Because uids are random with respect to sequential increment ids, the new row value does not have to be larger than the previous primary key value, so InnoDB cannot always insert the new row at the end of the index. Instead, innoDB needs to find a new place for the new row to allocate new space.

This process requires a lot of additional operations, and the disordered data will lead to scattered data distribution, which will lead to the following problems:

(1) The target page is likely to have been flushed to disk and removed from the cache, or has not yet been loaded into the cache. Innodb has to find and read the target page from disk into memory before inserting, which leads to a lot of random IO

(2) Since the writes are out of order, InnoDB has to split pages frequently to allocate space for new rows. Page splitting causes a large amount of data to be moved, and at least three pages need to be changed in an insert

(3) Due to frequent page splitting, pages can become sparse and irregularly filled, eventually leading to data fragmentation

After loading random values (UUID and snowflake ID) into the cluster index (innoDB’s default index type), it is sometimes necessary to do an OPTIMEIZE TABLE to reconstruct the TABLE and optimize the page population, which will take some time.

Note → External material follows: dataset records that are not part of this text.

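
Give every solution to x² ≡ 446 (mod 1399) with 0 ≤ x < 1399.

516, 883

Since 1399 ≡ 3 (mod 4), a square root of 446 is 446^((1399+1)/4) = 446^350 mod 1399.
Repeated squaring: 446^2≡258, 446^4≡811, 446^8≡191, 446^16≡107, 446^32≡257, 446^64≡296, 446^128≡878, 446^256≡35 (mod 1399).
446^350 = 446^(256+64+16+8+4+2) ≡ 516 (mod 1399).
Check: 516² = 266256 ≡ 446 (mod 1399). The two roots are 516 and 883.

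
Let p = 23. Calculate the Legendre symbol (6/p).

Pull out 2: since 23 ≡ 7 (mod 8), (2/23) = +1.
Reciprocity: 3 ≡ 3 and 23 ≡ 3 (mod 4), so (3/23) = −(23/3).
Reduce top mod 3: now compute (2/3).
Pull out 2: since 3 ≡ 3 (mod 8), (2/3) = -1.
Reached (1/3) = 1. Collecting the sign flips along the way, the symbol is +1.

1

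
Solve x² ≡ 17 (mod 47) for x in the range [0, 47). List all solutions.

Since 47 ≡ 3 (mod 4), a square root of 17 is 17^((47+1)/4) = 17^12 mod 47.
Repeated squaring: 17^2≡7, 17^4≡2, 17^8≡4 (mod 47).
17^12 = 17^(8+4) ≡ 8 (mod 47).
Check: 8² = 64 ≡ 17 (mod 47). The two roots are 8 and 39.

8, 39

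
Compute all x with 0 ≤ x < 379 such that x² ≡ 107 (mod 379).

186, 193

Since 379 ≡ 3 (mod 4), a square root of 107 is 107^((379+1)/4) = 107^95 mod 379.
Repeated squaring: 107^2≡79, 107^4≡177, 107^8≡251, 107^16≡87, 107^32≡368, 107^64≡121 (mod 379).
107^95 = 107^(64+16+8+4+2+1) ≡ 193 (mod 379).
Check: 193² = 37249 ≡ 107 (mod 379). The two roots are 186 and 193.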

Conclusion: When using InnoDB, insert in incrementing order of primary keys as much as possible, and insert rows with monotonically increasing values of cluster keys as much as possible

2.3. Disadvantages of using autoincrement ID

So there’s no harm in using an auto-increasing ID at all? No, auto-increment id also has the following problems:

① Once others climb your database, you can get your business growth information according to the database increase ID, it is easy to analyze your business situation

(2) For high concurrent load, innoDB will cause obvious lock contention when pressing the primary key to insert. The upper bound of the primary key will become the hot spot of contention, because all inserts happen here, and concurrent inserts will cause gap lock contention

③ The Auto_Increment lock mechanism causes snatch of the autoincrement lock, which has a certain performance penalty

Add: Auto_increment lock contention problem, if you want to improve the need to tune innodb_autoinc_LOCK_mode configuration

Third, summary

In this paper, we first put forward the problem at the beginning, from table building to using jdbcTemplate to test the performance of different ID generation strategies in the data insertion of large amount of data. Then, we analyzed the different ID mechanisms in mysql index structure, as well as the advantages and disadvantages, and explained the performance loss of UUID and random non-repeating ID in the data insertion. Explained the problem in detail.

In the actual development or according to the official recommendation of mysql, it is best to use self-increasing ID. Mysql is broad and profound, and there are many internal points worth optimizing that we need to learn.